Colin: Okay. I personally feel that if we look at the entire market as a comprehensive evaluation, the difficulty hasn't changed significantly. Because making money in the financial market has always been a very difficult task, especially when we want to earn excess returns, or Alpha. As we just discussed, I think the most special point about a certain coin in this cycle is its independent upgrade, which means it stands out on its own. It seems like only it is rising in the entire market, even other popular coins are being outperformed. Another strange situation is that Trump's election in 2025 brought about a tariff war. These two events will have a significant impact on anyone operating in the market. As the market matures, many immature targets, which are those that can be heated up purely by funds, will gradually be eliminated. Therefore, I am not too surprised by the independent upgrade of a certain coin. As for the tariff war, many people will care, but I think if you are someone who invests in a certain coin for the long term, this matter becomes noise.
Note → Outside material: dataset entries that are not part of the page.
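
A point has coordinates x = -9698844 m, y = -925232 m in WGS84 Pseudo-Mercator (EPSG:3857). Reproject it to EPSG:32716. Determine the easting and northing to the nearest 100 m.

E 486100 m, N 9084500 m

Web Mercator inverse (R = 6378137 m) → φ = -8.28250268°, λ = -87.12619803°.
UTM 16S forward: E = 486102.810 m, N = 9084468.621 m.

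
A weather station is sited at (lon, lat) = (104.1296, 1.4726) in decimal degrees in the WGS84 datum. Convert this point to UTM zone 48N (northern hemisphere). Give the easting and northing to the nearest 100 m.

E 403200 m, N 162800 m

Zone 48 central meridian λ₀ = 6×48 − 183 = 105°; Δλ = -0.8704°.
Transverse Mercator on WGS84 with k₀ = 0.9996 gives E = 403174.302 m, N = 162785.807 m.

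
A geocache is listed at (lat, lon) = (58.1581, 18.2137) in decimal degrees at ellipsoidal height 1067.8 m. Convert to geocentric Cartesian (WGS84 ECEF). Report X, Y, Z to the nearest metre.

WGS84: a = 6378137 m, e² = 0.006694380; N(φ) = a/√(1−e²sin²φ) = 6393599.700 m.
X = (N+h)·cosφ·cosλ = 3204650.249 m; Y = (N+h)·cosφ·sinλ = 1054484.554 m; Z = (N(1−e²)+h)·sinφ = 5395955.574 m.

X 3204650 m, Y 1054485 m, Z 5395956 m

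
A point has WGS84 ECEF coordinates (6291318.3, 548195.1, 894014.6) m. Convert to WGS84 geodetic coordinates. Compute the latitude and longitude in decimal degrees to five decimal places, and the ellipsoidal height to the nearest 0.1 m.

lat 8.11120°, lon 4.97990°, h 409.2 m

λ = atan2(Y, X) = 4.97989964°; p = √(X²+Y²) = 6315156.7 m.
Bowring's method on WGS84 (a = 6378137 m, b = 6356752.314 m) gives φ = 8.11120019°, h = 409.245 m.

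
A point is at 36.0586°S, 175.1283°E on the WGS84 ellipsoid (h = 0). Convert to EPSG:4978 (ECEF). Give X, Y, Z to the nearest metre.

X -5143525 m, Y 438397 m, Z -3733450 m

WGS84: a = 6378137 m, e² = 0.006694380; N(φ) = a/√(1−e²sin²φ) = 6385546.506 m.
X = (N+h)·cosφ·cosλ = -5143525.120 m; Y = (N+h)·cosφ·sinλ = 438396.556 m; Z = (N(1−e²)+h)·sinφ = -3733450.134 m.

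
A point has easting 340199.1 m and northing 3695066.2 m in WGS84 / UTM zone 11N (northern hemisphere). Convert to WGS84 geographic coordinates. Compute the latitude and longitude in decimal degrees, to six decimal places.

Zone 11N: λ₀ = -117°, k₀ = 0.9996, false easting 500000 m.
Meridian distance M = (N − FN)/k₀ = 3696544.8 m.
Inverse transverse Mercator on WGS84 gives φ = 33.38300043°, λ = -118.71799957°.

lat 33.383000°, lon -118.718000°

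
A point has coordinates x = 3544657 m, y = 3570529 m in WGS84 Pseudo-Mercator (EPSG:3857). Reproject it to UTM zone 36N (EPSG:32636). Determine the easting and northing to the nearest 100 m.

Web Mercator inverse (R = 6378137 m) → φ = 30.51970089°, λ = 31.84219560°.
UTM 36N forward: E = 388915.188 m, N = 3376944.733 m.

E 388900 m, N 3376900 m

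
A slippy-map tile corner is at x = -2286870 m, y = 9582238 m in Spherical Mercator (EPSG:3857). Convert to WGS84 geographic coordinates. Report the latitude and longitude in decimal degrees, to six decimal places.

lat 64.900601°, lon -20.543303°

R = 6378137 m. λ = x/R = -20.54330274°.
φ = 2·arctan(exp(y/R)) − 90° = 2·arctan(4.49226) − 90° = 64.90060119°.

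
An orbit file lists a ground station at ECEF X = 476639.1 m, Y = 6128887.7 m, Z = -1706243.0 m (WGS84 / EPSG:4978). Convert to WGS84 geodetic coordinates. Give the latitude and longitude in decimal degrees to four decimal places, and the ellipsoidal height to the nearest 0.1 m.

lat -15.6117°, lon 85.5531°, h 3189.3 m

λ = atan2(Y, X) = 85.55309989°; p = √(X²+Y²) = 6147393.7 m.
Bowring's method on WGS84 (a = 6378137 m, b = 6356752.314 m) gives φ = -15.61170016°, h = 3189.276 m.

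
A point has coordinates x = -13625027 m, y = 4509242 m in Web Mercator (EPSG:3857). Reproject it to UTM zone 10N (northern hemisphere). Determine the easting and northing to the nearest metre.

E 553413 m, N 4150679 m

Web Mercator inverse (R = 6378137 m) → φ = 37.50150094°, λ = -122.39570001°.
UTM 10N forward: E = 553413.311 m, N = 4150679.343 m.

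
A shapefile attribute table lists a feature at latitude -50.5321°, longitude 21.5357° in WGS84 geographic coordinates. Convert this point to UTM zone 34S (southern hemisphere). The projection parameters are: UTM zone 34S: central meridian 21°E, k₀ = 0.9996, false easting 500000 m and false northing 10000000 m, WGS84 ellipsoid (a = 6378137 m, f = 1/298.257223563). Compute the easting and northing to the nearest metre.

E 537967 m, N 4402068 m

Zone 34 central meridian λ₀ = 6×34 − 183 = 21°; Δλ = +0.5357°.
Transverse Mercator on WGS84 with k₀ = 0.9996 gives E = 537966.551 m, N = 4402068.242 m.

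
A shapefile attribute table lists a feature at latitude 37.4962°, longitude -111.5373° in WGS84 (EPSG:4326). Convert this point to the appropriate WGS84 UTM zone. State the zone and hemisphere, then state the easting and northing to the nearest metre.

Longitude -111.5373° lies in the 6° band [-114°, -108°), giving zone 12; latitude is north of the equator, so 12N.
Zone 12 central meridian λ₀ = 6×12 − 183 = -111°; Δλ = -0.5373°.
Transverse Mercator on WGS84 with k₀ = 0.9996 gives E = 452505.425 m, N = 4150055.318 m.

Zone 12N: E 452505 m, N 4150055 m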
For example, if you are a holder who has held a certain coin since 2022, 2021, or even earlier without selling, then in this cycle, you would feel particularly satisfied. Because in the past few cycles, you might have held a certain coin while watching others' altcoins rise by dozens or hundreds of times, which would disturb your psychology. But if today you are a holder who has not sold at all in this cycle, you would feel very content. For you, the difficulty might be lower. Because the certain coin you hold keeps rising, while other coins are not performing well, even declining. If we were to say there is difficulty, with institutions entering the market, the difficulty will definitely increase. Our opponents are no longer those old OGs or old whales, but rather those hedge funds or quantitative funds that have been rolling in the traditional financial market for decades. Their entry promotes market maturity, which in turn attracts more institutions to participate; this is a cyclical process. The result of this process is that the volatility of the certain coin will become much lower, and the difficulty of hunting for Alpha will increase. But as I just mentioned, if you just want to earn the Beta of a certain coin, which means simply buying and holding, then I think the current market difficulty will not have a significant increase for you.